Pela razão ou pela força: a crise internacional e o ressurgimento da intervenção pública

arton494-2ae18Na estranha calma do “pós-crise”, está surgindo uma nova racionalidade “sistêmica”, de que são capazes os indivíduos e os Estados: trata-se de um novo consenso e coordenação internacionais que é por força colegiado. Essa é a ponte rumo a um reordenamento geopolítico internacional.A disjuntiva em clave patriótica

“Pela razão ou pela força” é o lema do escudo nacional chileno, que data de 1812. Nossa sensibilidade de “correção política” nos inclina a rechaçá-lo, uma vez que te conotações bélicas e autoritárias. Mas não era assim para os fundadores das primeiras repúblicas latinoamericanas, autodidatas do iluminismo, para quem a independência nacional era um objetivo justo e racional. Se não era possível consegui-lo por meio da persuasão, se ganharia por força das armas. Era uma época, aquela, de militares cultos, para quem a espada e a razão iam juntos. Tal o caso de José de San Martín, membro correspondente da loja (1) da Filadélfia, berço do racionalismo norteamericano, de Bernardo de O’Higgings no Chile e de Simón Bolívar, um general melhor educado que aqueles que hoje usam seu nome como marca registrada. Um general argentino, Bartolomé Mitre, escreveu a história de outro general culto, Manuel Belgrano e traduziu, enquanto guerreava, A Divina Comédia.

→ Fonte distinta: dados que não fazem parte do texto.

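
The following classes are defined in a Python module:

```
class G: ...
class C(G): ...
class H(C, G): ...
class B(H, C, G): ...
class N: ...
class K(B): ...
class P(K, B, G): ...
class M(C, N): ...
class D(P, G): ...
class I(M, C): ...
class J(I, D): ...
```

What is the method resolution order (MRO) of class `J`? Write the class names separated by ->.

J -> I -> M -> D -> P -> K -> B -> H -> C -> G -> N -> object

L[J] = J + merge(L[I], L[D], [I D])
  take I:  [I M C G N object] + [D P K B H C G object] + [I D]
  take M:  [M C G N object] + [D P K B H C G object] + [D]
  take D:  [C G N object] + [D P K B H C G object] + [D]
  take P:  [C G N object] + [P K B H C G object]
  take K:  [C G N object] + [K B H C G object]
  take B:  [C G N object] + [B H C G object]
  take H:  [C G N object] + [H C G object]
  take C:  [C G N object] + [C G object]
  take G:  [G N object] + [G object]
  take N:  [N object] + [object]
  take object:  [object] + [object]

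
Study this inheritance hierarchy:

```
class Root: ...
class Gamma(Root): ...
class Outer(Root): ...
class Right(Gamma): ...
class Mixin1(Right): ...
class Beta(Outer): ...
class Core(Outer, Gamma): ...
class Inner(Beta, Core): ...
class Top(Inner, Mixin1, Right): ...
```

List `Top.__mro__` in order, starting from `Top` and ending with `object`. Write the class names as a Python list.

[Top, Inner, Beta, Core, Outer, Mixin1, Right, Gamma, Root, object]

L[Top] = Top + merge(L[Inner], L[Mixin1], L[Right], [Inner Mixin1 Right])
  take Inner:  [Inner Beta Core Outer Gamma Root object] + [Mixin1 Right Gamma Root object] + [Right Gamma Root object] + [Inner Mixin1 Right]
  take Beta:  [Beta Core Outer Gamma Root object] + [Mixin1 Right Gamma Root object] + [Right Gamma Root object] + [Mixin1 Right]
  take Core:  [Core Outer Gamma Root object] + [Mixin1 Right Gamma Root object] + [Right Gamma Root object] + [Mixin1 Right]
  take Outer:  [Outer Gamma Root object] + [Mixin1 Right Gamma Root object] + [Right Gamma Root object] + [Mixin1 Right]
  take Mixin1:  [Gamma Root object] + [Mixin1 Right Gamma Root object] + [Right Gamma Root object] + [Mixin1 Right]
  take Right:  [Gamma Root object] + [Right Gamma Root object] + [Right Gamma Root object] + [Right]
  take Gamma:  [Gamma Root object] + [Gamma Root object] + [Gamma Root object]
  take Root:  [Root object] + [Root object] + [Root object]
  take object:  [object] + [object] + [object]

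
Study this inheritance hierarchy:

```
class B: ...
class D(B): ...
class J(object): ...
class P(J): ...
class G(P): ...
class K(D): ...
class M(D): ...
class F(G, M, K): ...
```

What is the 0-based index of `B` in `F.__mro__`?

7

L[F] = F + merge(L[G], L[M], L[K], [G M K])
  take G:  [G P J object] + [M D B object] + [K D B object] + [G M K]
  take P:  [P J object] + [M D B object] + [K D B object] + [M K]
  take J:  [J object] + [M D B object] + [K D B object] + [M K]
  take M:  [object] + [M D B object] + [K D B object] + [M K]
  take K:  [object] + [D B object] + [K D B object] + [K]
  take D:  [object] + [D B object] + [D B object]
  take B:  [object] + [B object] + [B object]
  take object:  [object] + [object] + [object]
MRO: F G P J M K D B object
B sits at index 7.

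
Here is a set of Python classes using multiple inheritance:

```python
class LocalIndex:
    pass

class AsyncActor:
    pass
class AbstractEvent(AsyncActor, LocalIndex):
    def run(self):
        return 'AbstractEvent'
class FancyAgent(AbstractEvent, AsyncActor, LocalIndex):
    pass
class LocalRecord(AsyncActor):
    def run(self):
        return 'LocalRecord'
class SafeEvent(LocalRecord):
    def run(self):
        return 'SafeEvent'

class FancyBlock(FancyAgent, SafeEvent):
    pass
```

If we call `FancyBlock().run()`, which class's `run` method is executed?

L[FancyBlock] = FancyBlock + merge(L[FancyAgent], L[SafeEvent], [FancyAgent SafeEvent])
  take FancyAgent:  [FancyAgent AbstractEvent AsyncActor LocalIndex object] + [SafeEvent LocalRecord AsyncActor object] + [FancyAgent SafeEvent]
  take AbstractEvent:  [AbstractEvent AsyncActor LocalIndex object] + [SafeEvent LocalRecord AsyncActor object] + [SafeEvent]
  take SafeEvent:  [AsyncActor LocalIndex object] + [SafeEvent LocalRecord AsyncActor object] + [SafeEvent]
  take LocalRecord:  [AsyncActor LocalIndex object] + [LocalRecord AsyncActor object]
  take AsyncActor:  [AsyncActor LocalIndex object] + [AsyncActor object]
  take LocalIndex:  [LocalIndex object] + [object]
  take object:  [object] + [object]
MRO: FancyBlock FancyAgent AbstractEvent SafeEvent LocalRecord AsyncActor LocalIndex object
run is defined in: AbstractEvent, LocalRecord, SafeEvent. First along the MRO is AbstractEvent.

AbstractEvent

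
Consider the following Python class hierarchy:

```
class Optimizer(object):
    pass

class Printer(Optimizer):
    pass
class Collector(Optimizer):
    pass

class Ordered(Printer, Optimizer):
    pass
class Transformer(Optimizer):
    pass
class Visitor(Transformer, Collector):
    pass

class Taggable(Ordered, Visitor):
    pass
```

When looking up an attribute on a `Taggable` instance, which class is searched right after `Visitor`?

L[Taggable] = Taggable + merge(L[Ordered], L[Visitor], [Ordered Visitor])
  take Ordered:  [Ordered Printer Optimizer object] + [Visitor Transformer Collector Optimizer object] + [Ordered Visitor]
  take Printer:  [Printer Optimizer object] + [Visitor Transformer Collector Optimizer object] + [Visitor]
  take Visitor:  [Optimizer object] + [Visitor Transformer Collector Optimizer object] + [Visitor]
  take Transformer:  [Optimizer object] + [Transformer Collector Optimizer object]
  take Collector:  [Optimizer object] + [Collector Optimizer object]
  take Optimizer:  [Optimizer object] + [Optimizer object]
  take object:  [object] + [object]
MRO: Taggable Ordered Printer Visitor Transformer Collector Optimizer object
Visitor is at position 3; next is Transformer.

Transformer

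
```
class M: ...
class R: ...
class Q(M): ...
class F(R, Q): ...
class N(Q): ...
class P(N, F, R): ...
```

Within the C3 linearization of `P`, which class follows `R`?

L[P] = P + merge(L[N], L[F], L[R], [N F R])
  take N:  [N Q M object] + [F R Q M object] + [R object] + [N F R]
  take F:  [Q M object] + [F R Q M object] + [R object] + [F R]
  take R:  [Q M object] + [R Q M object] + [R object] + [R]
  take Q:  [Q M object] + [Q M object] + [object]
  take M:  [M object] + [M object] + [object]
  take object:  [object] + [object] + [object]
MRO: P N F R Q M object
R is at position 3; next is Q.

Q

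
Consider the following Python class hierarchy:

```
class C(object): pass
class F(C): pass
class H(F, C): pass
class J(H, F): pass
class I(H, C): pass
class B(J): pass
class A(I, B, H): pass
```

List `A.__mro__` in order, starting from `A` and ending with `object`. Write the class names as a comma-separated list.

A, I, B, J, H, F, C, object

L[A] = A + merge(L[I], L[B], L[H], [I B H])
  take I:  [I H F C object] + [B J H F C object] + [H F C object] + [I B H]
  take B:  [H F C object] + [B J H F C object] + [H F C object] + [B H]
  take J:  [H F C object] + [J H F C object] + [H F C object] + [H]
  take H:  [H F C object] + [H F C object] + [H F C object] + [H]
  take F:  [F C object] + [F C object] + [F C object]
  take C:  [C object] + [C object] + [C object]
  take object:  [object] + [object] + [object]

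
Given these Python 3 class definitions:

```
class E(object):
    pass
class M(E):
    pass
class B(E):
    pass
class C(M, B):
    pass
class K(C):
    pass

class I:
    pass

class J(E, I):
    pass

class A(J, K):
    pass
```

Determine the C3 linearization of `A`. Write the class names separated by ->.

A -> J -> K -> C -> M -> B -> E -> I -> object

L[A] = A + merge(L[J], L[K], [J K])
  take J:  [J E I object] + [K C M B E object] + [J K]
  take K:  [E I object] + [K C M B E object] + [K]
  take C:  [E I object] + [C M B E object]
  take M:  [E I object] + [M B E object]
  take B:  [E I object] + [B E object]
  take E:  [E I object] + [E object]
  take I:  [I object] + [object]
  take object:  [object] + [object]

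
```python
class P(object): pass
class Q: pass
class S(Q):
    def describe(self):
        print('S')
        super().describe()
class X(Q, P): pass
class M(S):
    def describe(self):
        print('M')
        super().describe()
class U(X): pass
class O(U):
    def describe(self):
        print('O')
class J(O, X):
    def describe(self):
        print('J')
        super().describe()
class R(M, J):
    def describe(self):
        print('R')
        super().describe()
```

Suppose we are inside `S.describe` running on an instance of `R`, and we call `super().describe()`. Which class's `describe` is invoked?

J

L[R] = R + merge(L[M], L[J], [M J])
  take M:  [M S Q object] + [J O U X Q P object] + [M J]
  take S:  [S Q object] + [J O U X Q P object] + [J]
  take J:  [Q object] + [J O U X Q P object] + [J]
  take O:  [Q object] + [O U X Q P object]
  take U:  [Q object] + [U X Q P object]
  take X:  [Q object] + [X Q P object]
  take Q:  [Q object] + [Q P object]
  take P:  [object] + [P object]
  take object:  [object] + [object]
MRO: R M S J O U X Q P object
super() in S.describe on a R instance goes to the class after S in R's MRO: J.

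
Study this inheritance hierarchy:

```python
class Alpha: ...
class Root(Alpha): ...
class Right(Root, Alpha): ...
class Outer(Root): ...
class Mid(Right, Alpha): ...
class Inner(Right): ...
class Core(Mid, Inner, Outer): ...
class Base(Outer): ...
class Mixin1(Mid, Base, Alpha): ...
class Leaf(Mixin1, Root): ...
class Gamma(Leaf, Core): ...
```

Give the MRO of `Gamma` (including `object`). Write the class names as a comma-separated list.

L[Gamma] = Gamma + merge(L[Leaf], L[Core], [Leaf Core])
  take Leaf:  [Leaf Mixin1 Mid Right Base Outer Root Alpha object] + [Core Mid Inner Right Outer Root Alpha object] + [Leaf Core]
  take Mixin1:  [Mixin1 Mid Right Base Outer Root Alpha object] + [Core Mid Inner Right Outer Root Alpha object] + [Core]
  take Core:  [Mid Right Base Outer Root Alpha object] + [Core Mid Inner Right Outer Root Alpha object] + [Core]
  take Mid:  [Mid Right Base Outer Root Alpha object] + [Mid Inner Right Outer Root Alpha object]
  take Inner:  [Right Base Outer Root Alpha object] + [Inner Right Outer Root Alpha object]
  take Right:  [Right Base Outer Root Alpha object] + [Right Outer Root Alpha object]
  take Base:  [Base Outer Root Alpha object] + [Outer Root Alpha object]
  take Outer:  [Outer Root Alpha object] + [Outer Root Alpha object]
  take Root:  [Root Alpha object] + [Root Alpha object]
  take Alpha:  [Alpha object] + [Alpha object]
  take object:  [object] + [object]

Gamma, Leaf, Mixin1, Core, Mid, Inner, Right, Base, Outer, Root, Alpha, object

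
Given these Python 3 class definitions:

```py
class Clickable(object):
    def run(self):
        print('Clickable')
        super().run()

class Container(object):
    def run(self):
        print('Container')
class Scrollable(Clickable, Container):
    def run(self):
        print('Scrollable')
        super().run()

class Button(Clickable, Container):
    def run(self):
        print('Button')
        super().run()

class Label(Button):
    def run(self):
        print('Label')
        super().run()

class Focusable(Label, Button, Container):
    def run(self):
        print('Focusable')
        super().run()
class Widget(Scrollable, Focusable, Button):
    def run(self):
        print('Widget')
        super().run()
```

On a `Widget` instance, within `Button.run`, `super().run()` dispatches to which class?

L[Widget] = Widget + merge(L[Scrollable], L[Focusable], L[Button], [Scrollable Focusable Button])
  take Scrollable:  [Scrollable Clickable Container object] + [Focusable Label Button Clickable Container object] + [Button Clickable Container object] + [Scrollable Focusable Button]
  take Focusable:  [Clickable Container object] + [Focusable Label Button Clickable Container object] + [Button Clickable Container object] + [Focusable Button]
  take Label:  [Clickable Container object] + [Label Button Clickable Container object] + [Button Clickable Container object] + [Button]
  take Button:  [Clickable Container object] + [Button Clickable Container object] + [Button Clickable Container object] + [Button]
  take Clickable:  [Clickable Container object] + [Clickable Container object] + [Clickable Container object]
  take Container:  [Container object] + [Container object] + [Container object]
  take object:  [object] + [object] + [object]
MRO: Widget Scrollable Focusable Label Button Clickable Container object
super() in Button.run on a Widget instance goes to the class after Button in Widget's MRO: Clickable.

Clickable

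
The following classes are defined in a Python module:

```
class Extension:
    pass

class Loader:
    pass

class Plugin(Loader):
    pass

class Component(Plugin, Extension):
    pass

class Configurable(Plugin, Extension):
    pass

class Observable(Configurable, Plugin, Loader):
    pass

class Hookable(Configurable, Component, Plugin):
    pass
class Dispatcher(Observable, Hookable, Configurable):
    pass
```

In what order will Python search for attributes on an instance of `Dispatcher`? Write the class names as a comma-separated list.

L[Dispatcher] = Dispatcher + merge(L[Observable], L[Hookable], L[Configurable], [Observable Hookable Configurable])
  take Observable:  [Observable Configurable Plugin Loader Extension object] + [Hookable Configurable Component Plugin Loader Extension object] + [Configurable Plugin Loader Extension object] + [Observable Hookable Configurable]
  take Hookable:  [Configurable Plugin Loader Extension object] + [Hookable Configurable Component Plugin Loader Extension object] + [Configurable Plugin Loader Extension object] + [Hookable Configurable]
  take Configurable:  [Configurable Plugin Loader Extension object] + [Configurable Component Plugin Loader Extension object] + [Configurable Plugin Loader Extension object] + [Configurable]
  take Component:  [Plugin Loader Extension object] + [Component Plugin Loader Extension object] + [Plugin Loader Extension object]
  take Plugin:  [Plugin Loader Extension object] + [Plugin Loader Extension object] + [Plugin Loader Extension object]
  take Loader:  [Loader Extension object] + [Loader Extension object] + [Loader Extension object]
  take Extension:  [Extension object] + [Extension object] + [Extension object]
  take object:  [object] + [object] + [object]

Dispatcher, Observable, Hookable, Configurable, Component, Plugin, Loader, Extension, object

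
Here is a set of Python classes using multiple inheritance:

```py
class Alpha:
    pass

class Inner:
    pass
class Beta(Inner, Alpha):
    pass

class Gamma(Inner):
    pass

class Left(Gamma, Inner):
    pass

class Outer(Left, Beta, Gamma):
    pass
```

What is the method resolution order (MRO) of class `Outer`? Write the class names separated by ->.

Outer -> Left -> Beta -> Gamma -> Inner -> Alpha -> object

L[Outer] = Outer + merge(L[Left], L[Beta], L[Gamma], [Left Beta Gamma])
  take Left:  [Left Gamma Inner object] + [Beta Inner Alpha object] + [Gamma Inner object] + [Left Beta Gamma]
  take Beta:  [Gamma Inner object] + [Beta Inner Alpha object] + [Gamma Inner object] + [Beta Gamma]
  take Gamma:  [Gamma Inner object] + [Inner Alpha object] + [Gamma Inner object] + [Gamma]
  take Inner:  [Inner object] + [Inner Alpha object] + [Inner object]
  take Alpha:  [object] + [Alpha object] + [object]
  take object:  [object] + [object] + [object]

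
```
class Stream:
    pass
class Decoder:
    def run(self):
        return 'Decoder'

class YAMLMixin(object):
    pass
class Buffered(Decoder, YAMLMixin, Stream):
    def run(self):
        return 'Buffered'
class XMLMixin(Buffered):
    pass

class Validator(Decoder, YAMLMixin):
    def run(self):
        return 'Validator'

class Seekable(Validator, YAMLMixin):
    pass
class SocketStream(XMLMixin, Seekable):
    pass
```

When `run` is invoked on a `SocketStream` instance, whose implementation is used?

L[SocketStream] = SocketStream + merge(L[XMLMixin], L[Seekable], [XMLMixin Seekable])
  take XMLMixin:  [XMLMixin Buffered Decoder YAMLMixin Stream object] + [Seekable Validator Decoder YAMLMixin object] + [XMLMixin Seekable]
  take Buffered:  [Buffered Decoder YAMLMixin Stream object] + [Seekable Validator Decoder YAMLMixin object] + [Seekable]
  take Seekable:  [Decoder YAMLMixin Stream object] + [Seekable Validator Decoder YAMLMixin object] + [Seekable]
  take Validator:  [Decoder YAMLMixin Stream object] + [Validator Decoder YAMLMixin object]
  take Decoder:  [Decoder YAMLMixin Stream object] + [Decoder YAMLMixin object]
  take YAMLMixin:  [YAMLMixin Stream object] + [YAMLMixin object]
  take Stream:  [Stream object] + [object]
  take object:  [object] + [object]
MRO: SocketStream XMLMixin Buffered Seekable Validator Decoder YAMLMixin Stream object
run is defined in: Buffered, Decoder, Validator. First along the MRO is Buffered.

Buffered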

O lema é uma versão espanhola do latim “aut consiliis aut ense” (“ou por conselhos ou por espada”), que está vinculado às origens do Estado de Direito. Remonta à antiga Roma e é expressão do clássico dualismo saber-poder (consilium-auxilium; “conselho”-“auxílio”), que é possível encontrar no pensamento platônico, e que foi desenvolvido na Europa medieval. Desse dualismo, por sua vez, é expressão o símbolo mais conhecido da justiça: a balança (que é expressão da razão e do Direito) e a espada (que representa o poder e a força).

No começo do governo do presidente chileno Ricardo Lagos, gerou-se um debate originado por alguns parlamentares da Concertação que pretendiam troca a divisa por “Pela força da razão”, pois consideravam que o novo lema era “menos belicoso” que o tradicional. Aquela proposta esteve vários meses em questão, mas a moção não prosperou por não ter quórum no Congresso. Foi um desenlace infeliz, uma vez que um lema deste tipo ou se mantém íntegro e incisivo ou se elimina, mas não deve ser tergiversado em benefício de uma pacata covardia. Conservemos, pois, a disjuntiva: ela razão ou pela força.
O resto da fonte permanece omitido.